И букет из одуванчиков мне нравился. Проведешь по щеке цветами, и словно коснулся лицом пушистого облака — вроде тех облаков, которые видел я иногда в своих снах про самолет...
В холодное время я не очень-то любил просыпаться по утрам, хотелось подольше оставаться в своих снах, где звезды, высота и свист ветра в крыльях. И свобода, и беззаботность... Но когда началось лето, я стал подыматься рано и с удовольствием. Зелень и солнце тянули меня к себе...
Одуванчики через день увяли, и в то утро я, проснувшись, подумал, что надо попросить девчонок — пусть бросят свежие. Или нет! Лучше попрошу ребят вытащить меня на двор и нарву цветов сам.

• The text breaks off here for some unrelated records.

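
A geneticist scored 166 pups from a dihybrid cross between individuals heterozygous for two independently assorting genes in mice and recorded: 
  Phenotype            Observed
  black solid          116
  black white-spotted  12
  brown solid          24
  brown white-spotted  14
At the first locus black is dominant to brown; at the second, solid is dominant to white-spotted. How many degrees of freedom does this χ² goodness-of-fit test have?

A dihybrid F₂ with independent assortment and complete dominance at both loci gives a 9:3:3:1 phenotypic ratio.
A goodness-of-fit test with 4 phenotype classes has df = 4 − 1 = 3.

3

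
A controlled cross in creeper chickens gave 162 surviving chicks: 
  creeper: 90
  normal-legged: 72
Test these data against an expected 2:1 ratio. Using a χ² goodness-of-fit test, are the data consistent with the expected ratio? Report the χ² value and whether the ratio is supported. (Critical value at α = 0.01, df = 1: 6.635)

Total ratio parts = 3. Expected numbers out of 162:
  creeper: 162 × 2/3 = 108
  normal-legged: 162 × 1/3 = 54
χ² = Σ (O − E)² / E
  creeper: (90 − 108)² / 108 = 3.0000
  normal-legged: (72 − 54)² / 54 = 6.0000
χ² = 3.0000 + 6.0000 = 9.000
Degrees of freedom = 2 − 1 = 1; critical value at α = 0.01 is 6.635.
Since 9.000 > 6.635, we reject the null hypothesis — the data do not fit the 2:1 ratio.

9.000; not consistent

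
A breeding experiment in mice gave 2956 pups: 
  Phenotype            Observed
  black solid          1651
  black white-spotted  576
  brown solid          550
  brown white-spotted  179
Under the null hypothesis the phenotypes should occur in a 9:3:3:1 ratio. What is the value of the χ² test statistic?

Total ratio parts = 16. Expected numbers out of 2956:
  black solid: 2956 × 9/16 = 1662.75
  black white-spotted: 2956 × 3/16 = 554.25
  brown solid: 2956 × 3/16 = 554.25
  brown white-spotted: 2956 × 1/16 = 184.75
χ² = Σ (O − E)² / E
  black solid: (1651 − 1662.75)² / 1662.75 = 0.0830
  black white-spotted: (576 − 554.25)² / 554.25 = 0.8535
  brown solid: (550 − 554.25)² / 554.25 = 0.0326
  brown white-spotted: (179 − 184.75)² / 184.75 = 0.1790
χ² = 0.0830 + 0.8535 + 0.0326 + 0.1790 = 1.1481 ≈ 1.148

1.148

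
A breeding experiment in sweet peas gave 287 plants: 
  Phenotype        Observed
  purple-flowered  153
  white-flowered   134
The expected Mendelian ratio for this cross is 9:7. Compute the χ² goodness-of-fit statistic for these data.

Total ratio parts = 16. Expected numbers out of 287:
  purple-flowered: 287 × 9/16 = 161.4375
  white-flowered: 287 × 7/16 = 125.5625
χ² = Σ (O − E)² / E
  purple-flowered: (153 − 161.4375)² / 161.4375 = 0.4410
  white-flowered: (134 − 125.5625)² / 125.5625 = 0.5670
χ² = 0.4410 + 0.5670 = 1.008

1.008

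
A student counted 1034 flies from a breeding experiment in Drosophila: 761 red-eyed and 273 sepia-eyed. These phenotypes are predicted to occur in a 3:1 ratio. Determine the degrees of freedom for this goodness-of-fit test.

1

A goodness-of-fit test with 2 phenotype classes has df = 2 − 1 = 1.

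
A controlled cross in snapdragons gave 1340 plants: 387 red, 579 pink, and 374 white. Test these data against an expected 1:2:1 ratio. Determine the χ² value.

24.972

Expected counts for N = 1340 under a 1:2:1 ratio (total parts = 4):
  red: 1340 × 1/4 = 335
  pink: 1340 × 2/4 = 670
  white: 1340 × 1/4 = 335
χ² = Σ (O − E)² / E
  red: (387 − 335)² / 335 = 8.0716
  pink: (579 − 670)² / 670 = 12.3597
  white: (374 − 335)² / 335 = 4.5403
χ² = 8.0716 + 12.3597 + 4.5403 = 24.9716 ≈ 24.972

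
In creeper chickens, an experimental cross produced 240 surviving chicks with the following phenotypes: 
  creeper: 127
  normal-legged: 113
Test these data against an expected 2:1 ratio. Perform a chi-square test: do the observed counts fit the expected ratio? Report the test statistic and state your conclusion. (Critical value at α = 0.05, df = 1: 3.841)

20.419; not consistent

Total ratio parts = 3. Expected numbers out of 240:
  creeper: 240 × 2/3 = 160
  normal-legged: 240 × 1/3 = 80
χ² = Σ (O − E)² / E
  creeper: (127 − 160)² / 160 = 6.8063
  normal-legged: (113 − 80)² / 80 = 13.6125
χ² = 6.8063 + 13.6125 = 20.4188 ≈ 20.419
Degrees of freedom = 2 − 1 = 1; critical value at α = 0.05 is 3.841.
Since 20.419 > 3.841, we reject the null hypothesis — the data do not fit the 2:1 ratio.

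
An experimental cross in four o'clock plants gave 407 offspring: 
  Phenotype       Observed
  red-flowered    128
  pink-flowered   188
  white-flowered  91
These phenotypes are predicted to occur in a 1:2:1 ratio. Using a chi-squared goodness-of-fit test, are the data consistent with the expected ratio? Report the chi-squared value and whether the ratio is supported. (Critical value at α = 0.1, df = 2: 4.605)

9.088; not consistent

Expected counts for N = 407 under a 1:2:1 ratio (total parts = 4):
  red-flowered: 407 × 1/4 = 101.75
  pink-flowered: 407 × 2/4 = 203.5
  white-flowered: 407 × 1/4 = 101.75
χ² = Σ (O − E)² / E
  red-flowered: (128 − 101.75)² / 101.75 = 6.7721
  pink-flowered: (188 − 203.5)² / 203.5 = 1.1806
  white-flowered: (91 − 101.75)² / 101.75 = 1.1357
χ² = 6.7721 + 1.1806 + 1.1357 = 9.0884 ≈ 9.088
Degrees of freedom = 3 − 1 = 2; critical value at α = 0.1 is 4.605.
Since 9.088 > 4.605, we reject the null hypothesis — the data do not fit the 1:2:1 ratio.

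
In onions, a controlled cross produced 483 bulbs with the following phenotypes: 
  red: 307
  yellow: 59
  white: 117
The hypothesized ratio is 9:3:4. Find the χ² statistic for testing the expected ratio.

15.706

The 9:3:4 ratio has 16 parts, so with N = 483 the expected counts are:
  red: 483 × 9/16 = 271.6875
  yellow: 483 × 3/16 = 90.5625
  white: 483 × 4/16 = 120.75
χ² = Σ (O − E)² / E
  red: (307 − 271.6875)² / 271.6875 = 4.5897
  yellow: (59 − 90.5625)² / 90.5625 = 11.0000
  white: (117 − 120.75)² / 120.75 = 0.1165
χ² = 4.5897 + 11.0000 + 0.1165 = 15.7062 ≈ 15.706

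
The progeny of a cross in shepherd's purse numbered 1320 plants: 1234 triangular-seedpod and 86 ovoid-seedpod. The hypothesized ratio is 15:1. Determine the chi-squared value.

Under the 15:1 hypothesis (Σ ratio = 16, N = 1320):
  triangular-seedpod: 1320 × 15/16 = 1237.5
  ovoid-seedpod: 1320 × 1/16 = 82.5
χ² = Σ (O − E)² / E
  triangular-seedpod: (1234 − 1237.5)² / 1237.5 = 0.0099
  ovoid-seedpod: (86 − 82.5)² / 82.5 = 0.1485
χ² = 0.0099 + 0.1485 = 0.1584 ≈ 0.158

0.158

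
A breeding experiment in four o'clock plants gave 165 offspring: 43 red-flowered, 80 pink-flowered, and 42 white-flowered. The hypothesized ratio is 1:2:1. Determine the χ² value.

0.164

Expected counts for N = 165 under a 1:2:1 ratio (total parts = 4):
  red-flowered: 165 × 1/4 = 41.25
  pink-flowered: 165 × 2/4 = 82.5
  white-flowered: 165 × 1/4 = 41.25
χ² = Σ (O − E)² / E
  red-flowered: (43 − 41.25)² / 41.25 = 0.0742
  pink-flowered: (80 − 82.5)² / 82.5 = 0.0758
  white-flowered: (42 − 41.25)² / 41.25 = 0.0136
χ² = 0.0742 + 0.0758 + 0.0136 = 0.1636 ≈ 0.164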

И покатаюсь по всему двору, поиграю с мальчишками... Я был уверен, что день меня ждет замечательный.
Но сразу все пошло наперекосяк.
Едва я умылся, мама сказал:
— Рома, я хочу поговорить с тобой серьезно...
Когда мама хочет поговорить серьезно, это не к добру.

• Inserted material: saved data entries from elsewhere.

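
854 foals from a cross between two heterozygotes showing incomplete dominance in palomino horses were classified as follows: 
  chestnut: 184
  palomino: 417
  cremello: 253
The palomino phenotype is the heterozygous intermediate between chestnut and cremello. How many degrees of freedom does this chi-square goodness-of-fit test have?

With incomplete dominance, a heterozygote × heterozygote cross gives a 1:2:1 phenotypic ratio.
A goodness-of-fit test with 3 phenotype classes has df = 3 − 1 = 2.

2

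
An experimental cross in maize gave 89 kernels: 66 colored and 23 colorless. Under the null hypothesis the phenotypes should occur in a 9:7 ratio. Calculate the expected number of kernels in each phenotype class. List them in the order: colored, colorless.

The 9:7 ratio has 16 parts, so with N = 89 the expected counts are:
  colored: 89 × 9/16 = 50.0625
  colorless: 89 × 7/16 = 38.9375

50.0625, 38.9375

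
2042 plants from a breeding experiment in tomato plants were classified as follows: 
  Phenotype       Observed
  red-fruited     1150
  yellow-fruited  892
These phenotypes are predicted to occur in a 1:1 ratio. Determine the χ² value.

32.597

Under the 1:1 hypothesis (Σ ratio = 2, N = 2042):
  red-fruited: 2042 × 1/2 = 1021
  yellow-fruited: 2042 × 1/2 = 1021
χ² = Σ (O − E)² / E
  red-fruited: (1150 − 1021)² / 1021 = 16.2987
  yellow-fruited: (892 − 1021)² / 1021 = 16.2987
χ² = 16.2987 + 16.2987 = 32.5974 ≈ 32.597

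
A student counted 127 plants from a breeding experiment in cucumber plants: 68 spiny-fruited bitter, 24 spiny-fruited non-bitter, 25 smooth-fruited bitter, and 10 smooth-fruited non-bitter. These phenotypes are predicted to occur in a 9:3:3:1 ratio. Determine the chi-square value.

0.762

Under the 9:3:3:1 hypothesis (Σ ratio = 16, N = 127):
  spiny-fruited bitter: 127 × 9/16 = 71.4375
  spiny-fruited non-bitter: 127 × 3/16 = 23.8125
  smooth-fruited bitter: 127 × 3/16 = 23.8125
  smooth-fruited non-bitter: 127 × 1/16 = 7.9375
χ² = Σ (O − E)² / E
  spiny-fruited bitter: (68 − 71.4375)² / 71.4375 = 0.1654
  spiny-fruited non-bitter: (24 − 23.8125)² / 23.8125 = 0.0015
  smooth-fruited bitter: (25 − 23.8125)² / 23.8125 = 0.0592
  smooth-fruited non-bitter: (10 − 7.9375)² / 7.9375 = 0.5359
χ² = 0.1654 + 0.0015 + 0.0592 + 0.5359 = 0.762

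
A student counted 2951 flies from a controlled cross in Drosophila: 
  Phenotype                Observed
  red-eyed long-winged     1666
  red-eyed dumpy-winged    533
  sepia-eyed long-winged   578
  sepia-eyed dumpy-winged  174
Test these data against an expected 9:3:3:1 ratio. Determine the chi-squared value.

Total ratio parts = 16. Expected numbers out of 2951:
  red-eyed long-winged: 2951 × 9/16 = 1659.9375
  red-eyed dumpy-winged: 2951 × 3/16 = 553.3125
  sepia-eyed long-winged: 2951 × 3/16 = 553.3125
  sepia-eyed dumpy-winged: 2951 × 1/16 = 184.4375
χ² = Σ (O − E)² / E
  red-eyed long-winged: (1666 − 1659.9375)² / 1659.9375 = 0.0221
  red-eyed dumpy-winged: (533 − 553.3125)² / 553.3125 = 0.7457
  sepia-eyed long-winged: (578 − 553.3125)² / 553.3125 = 1.1015
  sepia-eyed dumpy-winged: (174 − 184.4375)² / 184.4375 = 0.5907
χ² = 0.0221 + 0.7457 + 1.1015 + 0.5907 = 2.460

2.460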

— Опять насчет Клиники или интерната!
— Послушай внимательно, с пониманием. Ведь не дитя уже, почти двенадцать лет...
— «Недитя» слушает, — сумрачно сообщил я.
— Мне предлагают путевку в профилакторий «Северный край». Можно отдохнуть и подлечиться. И если бы ты согласился...
— Разве я против?
— Но я же не могу оставить тебя одного! И я договорилась в фонде «Особые дети», что тебя на это время определят на дачу, куда выезжают ребята... из специнтерната...
— Я так и знал!
— Ну, послушай же в конце концов! Почему ты упрямишься? Разве плохо пожить в новой обстановке? Всего три недели!
— Ага! А потом: «Ты же видишь, как тут хорошо! Почему бы тебе не остаться в интернате на учебный год?»
— Там постоянный медицинский надзор!
— Вот именно «надзор»!
— Ты эгоист! В конце концов, разве я не имею права отдохнуть? Я измоталась за этот год!
— Ну и отдыхай, пожалуйста! А у нас пускай тетя Надя поживет! Как в тот раз, когда ты в командировку ездила.
Тетя Надя была пожилая мамина знакомая, пенсионерка. Толстая и добрая. Мы с ней жили душа в душу, когда мама была в Самаре по делам своего института.
— Командировка — это всего неделя. А здесь три. И я не уверена, что Надежда Михайловна согласится...
— Ты же еще не спрашивала!
— Но она больная и почти слепая! Как она будет смотреть за тобой?
— А чего за мной смотреть!
— Роман! Пойми же наконец! Я не смогу отдохнуть, если не буду знать, что ты в надежном месте...
— А если, когда нас тут не будет, обчистят квартиру? — ехидно напомнил я.
— Пусть! Главное, что с тобой все будет в порядке.